Compression with zero quality loss
There are several ways to slim down your AI model to reduce its size and the cost of sending it over the network. The model can be pruned to trim external weights. Its accuracy, or level of accuracy, can also be reduced by quantization. Alternatively, it can be distilled into a more compact version of itself through the student and teacher learning process. All three compression methods can increase the speed of AI inference, but quality can sometimes be painful as it removes information from the model.
In contrast, lossless compression temporarily deletes information and reverts it. LZ compression replaces long sequences with short pointers, while entropy encoding replaces frequently used elements with short representations.
Information in AI models is typically stored as numeric weights, expressed as floating point numbers between 0 and 1. Each number has three parts: symbol, exponent, and fraction. Although the signs and fractions are usually random, IBM researchers recently discovered that the index is highly skewed. Of the possible values of 256, the same 12 appears to be 99.9% of the time.
The team behind Zipnn realized that they could use the form of entropy encoding to exploit this imbalance. They separated the exponents for each floating-point number from random indications and fractions and compressed the exponents using Huffman encoding.
The amount that ZIPNN can reduce the size of an AI model depends on the bit format of the model and how much space the exponent takes up. For comparison, Exponents takes up half of the bits in the new AI model in BF16 format, but only a quarter of the bits in the old FP32 format model.
Not surprisingly, Zipnn worked best on BF16 models in the Metalama, IBM Granite, and Mistral Model Series, reducing its size by 33%, and 11% improved over Meta’s ZStandard (ZSTD).
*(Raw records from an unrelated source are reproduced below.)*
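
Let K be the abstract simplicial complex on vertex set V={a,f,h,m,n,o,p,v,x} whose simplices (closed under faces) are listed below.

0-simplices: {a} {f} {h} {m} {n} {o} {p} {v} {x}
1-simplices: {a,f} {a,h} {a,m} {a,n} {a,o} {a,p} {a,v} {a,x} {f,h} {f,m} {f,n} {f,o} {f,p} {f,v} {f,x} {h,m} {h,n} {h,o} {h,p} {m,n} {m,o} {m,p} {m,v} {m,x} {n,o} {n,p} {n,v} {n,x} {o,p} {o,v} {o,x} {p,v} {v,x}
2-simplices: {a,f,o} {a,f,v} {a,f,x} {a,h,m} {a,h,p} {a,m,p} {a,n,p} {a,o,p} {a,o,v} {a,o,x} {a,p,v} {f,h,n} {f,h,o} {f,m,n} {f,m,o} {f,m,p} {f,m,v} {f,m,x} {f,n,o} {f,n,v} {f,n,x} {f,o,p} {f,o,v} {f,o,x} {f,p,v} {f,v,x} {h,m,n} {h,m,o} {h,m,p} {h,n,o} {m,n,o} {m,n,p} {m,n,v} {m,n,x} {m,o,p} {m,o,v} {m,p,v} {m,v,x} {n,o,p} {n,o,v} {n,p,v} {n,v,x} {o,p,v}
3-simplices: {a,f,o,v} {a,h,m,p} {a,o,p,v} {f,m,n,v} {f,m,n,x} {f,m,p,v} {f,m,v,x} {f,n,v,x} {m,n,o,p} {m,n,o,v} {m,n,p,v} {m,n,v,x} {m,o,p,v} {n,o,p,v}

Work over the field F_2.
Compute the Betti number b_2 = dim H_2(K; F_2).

n_0=9 n_1=33 n_2=43 n_3=14  [Z2]
∂1: piv[af,ah,am,an,ao,ap,av,ax] rk=8  ker:fh,fm,fn,fo,fp,fv,fx,hm,hn,ho,hp,mn,mo,mp,mv,mx,no,np,nv,nx,op,ov,ox,pv,vx
∂2: piv[afo,afv,afx,ahm,ahp,amp,anp,aop,aov,aox,apv,fhn,fho,fmn,fmo,fmp,fmv,fmx,fno,fnv,fnx,fop,fvx,hmn,mnp] rk=25  ker:fov,fox,fpv,hmo,hmp,hno,mno,mnv,mnx,mop,mov,mpv,mvx,nop,nov,npv,nvx,opv
∂3: piv[afov,ahmp,aopv,fmnv,fmnx,fmpv,fmvx,fnvx,mnop,mnov,mnpv,mopv] rk=12  ker:mnvx,nopv
b_2=(43−25)−12=6

b_2=6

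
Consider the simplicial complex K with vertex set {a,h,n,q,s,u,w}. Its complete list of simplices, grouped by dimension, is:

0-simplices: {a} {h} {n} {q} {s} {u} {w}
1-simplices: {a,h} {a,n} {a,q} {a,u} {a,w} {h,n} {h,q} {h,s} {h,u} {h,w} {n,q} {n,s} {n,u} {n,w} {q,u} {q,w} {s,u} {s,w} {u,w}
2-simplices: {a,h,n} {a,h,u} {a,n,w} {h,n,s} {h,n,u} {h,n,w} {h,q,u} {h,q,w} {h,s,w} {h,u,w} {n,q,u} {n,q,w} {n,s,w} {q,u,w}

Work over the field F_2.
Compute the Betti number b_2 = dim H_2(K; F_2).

b_2=3

n_0=7 n_1=19 n_2=14  [Z2]
∂1: piv[ah,an,aq,au,aw,hs] rk=6  ker:hn,hq,hu,hw,nq,ns,nu,nw,qu,qw,su,sw,uw
∂2: piv[ahn,ahu,anw,hns,hnu,hnw,hqu,hqw,hsw,huw,nqu] rk=11  ker:nqw,nsw,quw
b_2=(14−11)−0=3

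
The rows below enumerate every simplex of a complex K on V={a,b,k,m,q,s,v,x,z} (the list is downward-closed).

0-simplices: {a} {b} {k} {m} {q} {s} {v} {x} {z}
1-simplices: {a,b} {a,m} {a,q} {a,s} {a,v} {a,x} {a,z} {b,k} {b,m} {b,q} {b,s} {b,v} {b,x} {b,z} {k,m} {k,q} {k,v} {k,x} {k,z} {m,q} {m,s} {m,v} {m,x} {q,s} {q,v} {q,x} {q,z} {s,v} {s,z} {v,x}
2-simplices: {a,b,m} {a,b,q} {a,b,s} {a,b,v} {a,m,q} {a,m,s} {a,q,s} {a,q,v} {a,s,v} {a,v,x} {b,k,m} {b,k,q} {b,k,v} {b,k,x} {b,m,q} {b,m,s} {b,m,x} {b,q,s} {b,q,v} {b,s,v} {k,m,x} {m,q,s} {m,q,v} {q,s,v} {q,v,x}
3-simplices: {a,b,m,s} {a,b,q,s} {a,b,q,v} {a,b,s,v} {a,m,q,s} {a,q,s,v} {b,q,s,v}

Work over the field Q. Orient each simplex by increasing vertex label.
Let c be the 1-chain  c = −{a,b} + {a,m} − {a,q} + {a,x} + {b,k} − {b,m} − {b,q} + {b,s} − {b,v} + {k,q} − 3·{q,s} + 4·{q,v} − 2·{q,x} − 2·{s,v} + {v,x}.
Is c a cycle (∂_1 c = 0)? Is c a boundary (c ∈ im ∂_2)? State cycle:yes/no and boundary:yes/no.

n_0=9 n_1=30 n_2=25 n_3=7  [Q]
∂1: piv[ab,am,aq,as,av,ax,az,bk] rk=8  ker:bm,bq,bs,bv,bx,bz,km,kq,kv,kx,kz,mq,ms,mv,mx,qs,qv,qx,qz,sv,sz,vx
∂2: piv[abm,abq,abs,abv,amq,ams,aqs,aqv,asv,avx,bkm,bkq,bkv,bkx,bmx,mqv,qvx] rk=17  ker:bmq,bms,bqs,bqv,bsv,kmx,mqs,qsv
∂3: piv[abms,abqs,abqv,absv,amqs,aqsv] rk=6  ker:bqsv
∂1c = 0
c vs im∂2: reduces to 0 ⇒ boundary

cycle:yes boundary:yes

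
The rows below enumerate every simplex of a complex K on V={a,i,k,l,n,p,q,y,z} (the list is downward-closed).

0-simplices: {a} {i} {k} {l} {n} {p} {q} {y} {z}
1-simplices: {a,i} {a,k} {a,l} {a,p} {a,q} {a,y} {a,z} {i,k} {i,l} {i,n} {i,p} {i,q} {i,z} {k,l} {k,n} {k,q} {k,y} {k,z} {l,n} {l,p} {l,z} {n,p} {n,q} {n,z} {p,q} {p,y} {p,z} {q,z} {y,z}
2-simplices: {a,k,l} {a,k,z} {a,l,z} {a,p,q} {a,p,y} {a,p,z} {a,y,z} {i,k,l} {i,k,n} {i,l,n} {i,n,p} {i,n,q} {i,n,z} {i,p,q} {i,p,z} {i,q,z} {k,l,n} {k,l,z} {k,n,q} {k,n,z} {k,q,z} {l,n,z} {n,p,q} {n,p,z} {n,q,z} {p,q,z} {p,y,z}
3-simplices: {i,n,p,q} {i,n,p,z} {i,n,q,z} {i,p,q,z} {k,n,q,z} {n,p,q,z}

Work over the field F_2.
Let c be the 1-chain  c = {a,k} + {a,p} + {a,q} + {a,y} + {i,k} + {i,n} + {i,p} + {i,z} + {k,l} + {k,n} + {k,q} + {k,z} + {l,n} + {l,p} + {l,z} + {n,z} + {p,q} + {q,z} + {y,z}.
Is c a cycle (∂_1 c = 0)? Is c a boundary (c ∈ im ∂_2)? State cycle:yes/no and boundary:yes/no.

cycle:yes boundary:no

n_0=9 n_1=29 n_2=27 n_3=6  [Z2]
∂1: piv[ai,ak,al,ap,aq,ay,az,in] rk=8  ker:ik,il,ip,iq,iz,kl,kn,kq,ky,kz,ln,lp,lz,np,nq,nz,pq,py,pz,qz,yz
∂2: piv[akl,akz,alz,apq,apy,apz,ayz,ikl,ikn,iln,inp,inq,inz,ipq,ipz,iqz,knq,knz] rk=18  ker:kln,klz,kqz,lnz,npq,npz,nqz,pqz,pyz
∂3: piv[inpq,inpz,inqz,ipqz,knqz] rk=5  ker:npqz
∂1c = 0
c vs im∂2: residual ≠ 0 ⇒ not boundary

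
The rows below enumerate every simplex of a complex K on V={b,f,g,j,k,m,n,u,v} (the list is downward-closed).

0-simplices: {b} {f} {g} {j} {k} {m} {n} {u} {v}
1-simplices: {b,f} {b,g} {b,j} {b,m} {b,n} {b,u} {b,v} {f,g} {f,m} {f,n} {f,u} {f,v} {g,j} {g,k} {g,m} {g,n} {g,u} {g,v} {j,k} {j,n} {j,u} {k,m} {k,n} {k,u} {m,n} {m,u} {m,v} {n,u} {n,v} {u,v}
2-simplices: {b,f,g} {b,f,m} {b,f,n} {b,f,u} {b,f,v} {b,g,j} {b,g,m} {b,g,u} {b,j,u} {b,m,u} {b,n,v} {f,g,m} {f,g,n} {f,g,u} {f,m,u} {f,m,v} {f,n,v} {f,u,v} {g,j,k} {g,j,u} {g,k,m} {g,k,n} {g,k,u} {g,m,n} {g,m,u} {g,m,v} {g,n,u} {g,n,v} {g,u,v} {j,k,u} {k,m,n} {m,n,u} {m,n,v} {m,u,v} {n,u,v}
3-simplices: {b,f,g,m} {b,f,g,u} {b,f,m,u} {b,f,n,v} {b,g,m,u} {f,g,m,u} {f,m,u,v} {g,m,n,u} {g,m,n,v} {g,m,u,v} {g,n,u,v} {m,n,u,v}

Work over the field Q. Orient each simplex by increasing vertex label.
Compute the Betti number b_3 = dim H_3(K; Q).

n_0=9 n_1=30 n_2=35 n_3=12  [Q]
∂1: piv[bf,bg,bj,bm,bn,bu,bv,gk] rk=8  ker:fg,fm,fn,fu,fv,gj,gm,gn,gu,gv,jk,jn,ju,km,kn,ku,mn,mu,mv,nu,nv,uv
∂2: piv[bfg,bfm,bfn,bfu,bfv,bgj,bgm,bgu,bju,bmu,bnv,fgn,fmv,fuv,gjk,gkm,gkn,gku,gmn,gmv,gnu] rk=21  ker:fgm,fgu,fmu,fnv,gju,gmu,gnv,guv,jku,kmn,mnu,mnv,muv,nuv
∂3: piv[bfgm,bfgu,bfmu,bfnv,bgmu,fmuv,gmnu,gmnv,gmuv,gnuv] rk=10  ker:fgmu,mnuv
b_3=(12−10)−0=2

b_3=2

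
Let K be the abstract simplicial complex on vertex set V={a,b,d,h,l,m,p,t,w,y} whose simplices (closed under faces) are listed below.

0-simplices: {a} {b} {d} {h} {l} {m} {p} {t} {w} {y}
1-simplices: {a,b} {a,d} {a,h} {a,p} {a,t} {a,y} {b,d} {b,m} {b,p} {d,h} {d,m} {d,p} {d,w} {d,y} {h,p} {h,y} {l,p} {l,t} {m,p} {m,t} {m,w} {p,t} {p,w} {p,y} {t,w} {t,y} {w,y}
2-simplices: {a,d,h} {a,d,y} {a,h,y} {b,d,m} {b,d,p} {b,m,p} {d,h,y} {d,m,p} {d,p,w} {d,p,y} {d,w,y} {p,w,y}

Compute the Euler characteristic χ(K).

χ(K)=-5

n_0=10 n_1=27 n_2=12
χ=+10−27+12=-5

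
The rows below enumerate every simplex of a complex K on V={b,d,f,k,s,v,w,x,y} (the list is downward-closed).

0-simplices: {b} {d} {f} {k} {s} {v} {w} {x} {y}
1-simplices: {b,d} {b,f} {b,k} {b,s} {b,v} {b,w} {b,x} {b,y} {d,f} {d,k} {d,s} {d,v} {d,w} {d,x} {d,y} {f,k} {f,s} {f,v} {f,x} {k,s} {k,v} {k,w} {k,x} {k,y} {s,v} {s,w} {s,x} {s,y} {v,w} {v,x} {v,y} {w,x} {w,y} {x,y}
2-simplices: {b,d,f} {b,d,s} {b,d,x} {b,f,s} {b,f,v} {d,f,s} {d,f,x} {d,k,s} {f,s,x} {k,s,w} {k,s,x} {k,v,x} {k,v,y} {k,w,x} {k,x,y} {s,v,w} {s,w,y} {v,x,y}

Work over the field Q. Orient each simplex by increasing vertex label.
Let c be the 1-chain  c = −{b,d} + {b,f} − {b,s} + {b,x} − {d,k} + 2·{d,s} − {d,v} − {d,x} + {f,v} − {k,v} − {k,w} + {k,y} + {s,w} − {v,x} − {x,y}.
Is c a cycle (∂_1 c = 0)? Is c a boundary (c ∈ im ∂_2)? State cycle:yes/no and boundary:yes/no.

cycle:yes boundary:no

n_0=9 n_1=34 n_2=18  [Q]
∂1: piv[bd,bf,bk,bs,bv,bw,bx,by] rk=8  ker:df,dk,ds,dv,dw,dx,dy,fk,fs,fv,fx,ks,kv,kw,kx,ky,sv,sw,sx,sy,vw,vx,vy,wx,wy,xy
∂2: piv[bdf,bds,bdx,bfs,bfv,dfx,dks,fsx,ksw,ksx,kvx,kvy,kwx,kxy,svw,swy] rk=16  ker:dfs,vxy
∂1c = 0
c vs im∂2: residual ≠ 0 ⇒ not boundary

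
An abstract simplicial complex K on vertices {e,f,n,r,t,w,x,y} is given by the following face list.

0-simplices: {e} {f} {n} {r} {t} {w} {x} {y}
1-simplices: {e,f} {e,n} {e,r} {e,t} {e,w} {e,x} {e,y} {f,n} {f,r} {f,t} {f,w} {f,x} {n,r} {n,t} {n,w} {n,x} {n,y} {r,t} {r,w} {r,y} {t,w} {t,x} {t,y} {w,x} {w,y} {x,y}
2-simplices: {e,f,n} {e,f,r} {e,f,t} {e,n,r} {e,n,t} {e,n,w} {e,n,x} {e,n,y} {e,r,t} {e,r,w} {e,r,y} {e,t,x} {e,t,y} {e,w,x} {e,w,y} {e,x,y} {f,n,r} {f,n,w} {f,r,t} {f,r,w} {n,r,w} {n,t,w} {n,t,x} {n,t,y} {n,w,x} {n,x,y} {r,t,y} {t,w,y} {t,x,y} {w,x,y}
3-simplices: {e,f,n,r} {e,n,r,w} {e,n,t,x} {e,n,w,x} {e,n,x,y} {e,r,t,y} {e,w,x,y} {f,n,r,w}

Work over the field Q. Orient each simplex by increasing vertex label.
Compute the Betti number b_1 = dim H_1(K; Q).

b_1=1

n_0=8 n_1=26 n_2=30 n_3=8  [Q]
∂1: piv[ef,en,er,et,ew,ex,ey] rk=7  ker:fn,fr,ft,fw,fx,nr,nt,nw,nx,ny,rt,rw,ry,tw,tx,ty,wx,wy,xy
∂2: piv[efn,efr,eft,enr,ent,enw,enx,eny,ert,erw,ery,etx,ety,ewx,ewy,exy,fnw,ntw] rk=18  ker:fnr,frt,frw,nrw,ntx,nty,nwx,nxy,rty,twy,txy,wxy
∂3: piv[efnr,enrw,entx,enwx,enxy,erty,ewxy,fnrw] rk=8
b_1=(26−7)−18=1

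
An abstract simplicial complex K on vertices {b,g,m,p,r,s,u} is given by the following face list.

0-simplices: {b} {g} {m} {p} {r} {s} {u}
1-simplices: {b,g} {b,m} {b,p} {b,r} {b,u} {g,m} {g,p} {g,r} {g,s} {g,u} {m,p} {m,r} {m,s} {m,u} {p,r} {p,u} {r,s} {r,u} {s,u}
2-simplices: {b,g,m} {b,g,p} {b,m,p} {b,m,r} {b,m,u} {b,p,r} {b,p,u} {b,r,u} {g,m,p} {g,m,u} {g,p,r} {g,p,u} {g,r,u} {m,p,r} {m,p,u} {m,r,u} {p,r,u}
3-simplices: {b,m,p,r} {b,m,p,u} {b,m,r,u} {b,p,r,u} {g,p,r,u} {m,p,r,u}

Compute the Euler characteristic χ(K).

χ(K)=-1

n_0=7 n_1=19 n_2=17 n_3=6
χ=+7−19+17−6=-1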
The compression and decompression speeds have also been improved, with the Llama 3.1 model showing an average increase of 62% over ZSTD.
The FP32-Format model saw less savings, but it was still important. Zipnn reduces size by 17%, 8% better than ZTSD, and has also improved transfer speeds.
Researchers found that even higher compression rates can be obtained in popular models that were not fine-tuned by exploiting redundancy for fractions of each weight. Each percentage is split into three streams, called “byte groups,” and researchers have reduced the size of Meta’s XLM-Roberta model by more than half.
Byte Grouping was recently implemented by hugging your face to a new storage backend. In a blog post that announced the February move, one author said in the comments section that the use of “Zipnn-inspired byte groups” saved about 20% in storage costs.
The ZIPNN method saves time and money for companies and other organizations that train, store, or provide services to AI models at scale. A full implementation of ZIPNN with embrace faces, serving more than one million models per day, could eliminate petabytes of storage data and examples of networking data, researchers estimate. It could also reduce the time users spend uploading and downloading models from the site.
Storage in the “checkpoint” model is another potential use case. Developers save hundreds to thousands of initial versions for each completed AI model they generate. Reducing just a few of these rough draft models could lead to significant cost savings. The team behind IBM Granite will soon implement Zipnn to compress the checkpoint AI model.
The researchers behind ZIPNN are also exploring ways to integrate the library with VLLM, an open source platform for efficient AI inference.
Image: Captioned Figure 2: Information from the AI model is saved as numerical weights. This is usually expressed as a floating point number between 0 and 1. Each number has three parts: symbol, exponent, and fraction. Although the signs and fractions are usually random, researchers recently discovered that the index is highly skewed. Of the possible values of 256, 12 appears to be 99.9% of the time.